Environmentalists express concerns as US politicians promotes cryptocurrency
The incoming mayor of New York City thinks cryptocurrency and blockchain technology are the future. Eric Adams has advocated to reshape the city into a crypto hotspot, with crypto being taught in schools. He also plans to take his first three paychecks in bitcoin payment.
Adams said in an interview that bitcoin was the “new way of paying for goods and services throughout the entire globe” and that schools “must” teach the technology behind it, as well as “this new way of thinking”.
He’s not alone in America. The mayor of Miami announced in February that the city plans to accept tax payments in bitcoin and let employees draw their salary in the cryptocurrency. Crypto conferences like Bitcoin 2021 – billed as the biggest bitcoin event in history – have chosen Miami as their host city because the area has rolled out the red carpet for this industry.
But not everyone is onboard with the crypto giddiness being expressed by America’s political class. Mining cryptocurrency is notoriously environmentally unfriendly, and in an era of rapid climate crisis, increasing the use of the technology could be hazardous.

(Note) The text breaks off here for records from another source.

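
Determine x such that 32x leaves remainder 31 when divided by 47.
x ≡ 23 (mod 47)

gcd(32, 47) = 1, which divides 31, so solutions exist.
Find 32^(-1) mod 47 by the extended Euclidean algorithm:
47 = 1 × 32 + 15  ⟹  15 = (1)·47 + (-1)·32
32 = 2 × 15 + 2  ⟹  2 = (-2)·47 + (3)·32
15 = 7 × 2 + 1  ⟹  1 = (15)·47 + (-22)·32
So (-22)·32 ≡ 1 (mod 47), i.e. 32^(-1) ≡ -22 ≡ 25 (mod 47).
x ≡ 25 × 31 = 775 ≡ 23 (mod 47).
Check: 32 × 23 = 736 ≡ 31 (mod 47).
Unique solution: x ≡ 23 (mod 47)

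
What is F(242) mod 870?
61

Matrix identity: Q^n = [[F_(n+1), F_n], [F_n, F_(n-1)]] with Q = [[1,1],[1,0]].
n = 242 = 11110010₂. Square-and-multiply, entries mod 870:
Q^1 = [[1,1],[1,0]]
Q^3 = (Q^1)²·Q = [[3,2],[2,1]]
Q^7 = (Q^3)²·Q = [[21,13],[13,8]]
Q^15 = (Q^7)²·Q = [[117,610],[610,377]]
Q^30 = (Q^15)² = [[379,320],[320,59]]
Q^60 = (Q^30)² = [[701,90],[90,611]]
Q^121 = (Q^60)²·Q = [[751,121],[121,630]]
Q^242 = (Q^121)² = [[92,61],[61,31]]
F_242 mod 870 = Q^242[0][1] = 61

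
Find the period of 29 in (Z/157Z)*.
52

157 is prime, so ord(29) divides φ(157) = 156.
Divisors of 156: 1, 2, 3, 4, 6, 12, 13, 26, 39, 52, 78, 156.
Repeated squaring: 29^1 ≡ 29, 29^2 ≡ 56, 29^4 ≡ 153, 29^8 ≡ 16, 29^16 ≡ 99, 29^32 ≡ 67, 29^64 ≡ 93, 29^128 ≡ 14 (mod 157).
Test 29^d mod 157 for each divisor d in increasing order:
29^1 ≡ 29
29^2 ≡ 56
29^3 = 29^2·29^1 ≡ 54
29^4 ≡ 153
29^6 = 29^4·29^2 ≡ 90
29^12 = 29^8·29^4 ≡ 93
29^13 = 29^8·29^4·29^1 ≡ 28
29^26 = 29^16·29^8·29^2 ≡ 156
29^39 = 29^32·29^4·29^2·29^1 ≡ 129
29^52 = 29^32·29^16·29^4 ≡ 1  ← first divisor giving 1
The order is 52.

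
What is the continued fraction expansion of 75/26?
[2; 1, 7, 1, 2]

Euclidean algorithm steps:
75 = 2 × 26 + 23
26 = 1 × 23 + 3
23 = 7 × 3 + 2
3 = 1 × 2 + 1
2 = 2 × 1 + 0
Continued fraction: [2; 1, 7, 1, 2]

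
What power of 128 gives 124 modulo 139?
28

Baby-step giant-step with step n = ⌈√139⌉ = 12.
Baby steps 128^j mod 139 (j:value) for j=0..11: 0:1, 1:128, 2:121, 3:59, 4:46, 5:50, 6:6, 7:73, 8:31, 9:76, 10:137, 11:22.
Giant-step multiplier: 128^(-12) ≡ 128^(138-12) = 128^126 ≡ 112 (mod 139).
Giant steps γ_i = 124·112^i mod 139: γ_0=124, γ_1=127, γ_2=46 (in table at j=4).
x = i·n + j = 2·12 + 4 = 28.
Check: 128^28 ≡ 124 (mod 139).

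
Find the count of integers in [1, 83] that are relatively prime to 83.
82

83 = 83
φ(n) = n × ∏(1 - 1/p) for each prime p dividing n
φ(83) = 83 × (1 - 1/83) = 82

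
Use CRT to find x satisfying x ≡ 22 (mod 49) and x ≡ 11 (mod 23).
218

Using Chinese Remainder Theorem:
M = 49 × 23 = 1127
M1 = 23, M2 = 49
y1 = 23^(-1) mod 49 = 32
y2 = 49^(-1) mod 23 = 8
x = (22×23×32 + 11×49×8) mod 1127 = 218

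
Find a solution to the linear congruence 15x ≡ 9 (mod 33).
x ≡ 5 (mod 11)

gcd(15, 33) = 3, which divides 9, so solutions exist.
Divide through by 3: 5x ≡ 3 (mod 11).
Find 5^(-1) mod 11 by the extended Euclidean algorithm:
11 = 2 × 5 + 1  ⟹  1 = (1)·11 + (-2)·5
So (-2)·5 ≡ 1 (mod 11), i.e. 5^(-1) ≡ -2 ≡ 9 (mod 11).
x ≡ 9 × 3 = 27 ≡ 5 (mod 11).
Check: 15 × 5 = 75 ≡ 9 (mod 33).
x ≡ 5 (mod 11), giving 3 solutions mod 33.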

According to Digiconomist, a single bitcoin transaction uses the same amount of power that the average American household consumes in a month – which equals roughly a million times more in carbon emissions than a single credit card transaction. And globally, the carbon footprint of bitcoinmining is greater than that of the United Arab Emirates and falls just below the Netherlands’.
People should be concerned about the environmental and climate impacts of “proof-of-work” cryptocurrency mining such as bitcoin, said Benjamin A Jones, an economist at the University of New Mexico.
Such currencies require miners to compete to validate transactions on their blockchains, and that takes enormous, power-hungry servers. Bitcoin mining uses energy predominantly generated from fossil fuels, which creates air pollution and carbon emissions, said Jones.
“These pollution emissions are harmful to human health outcomes and the carbon emissions lead to climate damages,” he added.
Last month, a group of 70 climate, economic and racial justice groups wrote a letter to Congress urging leaders to address the climate implications of cryptocurrency. The letter cites the extreme levels of carbon emissions, energy consumption and electronic waste generated by cryptocurrency usage, production and mining, especially the deeply energy-intensive proof of work process used by the two largest cryptocurrencies, bitcoin and ethereum.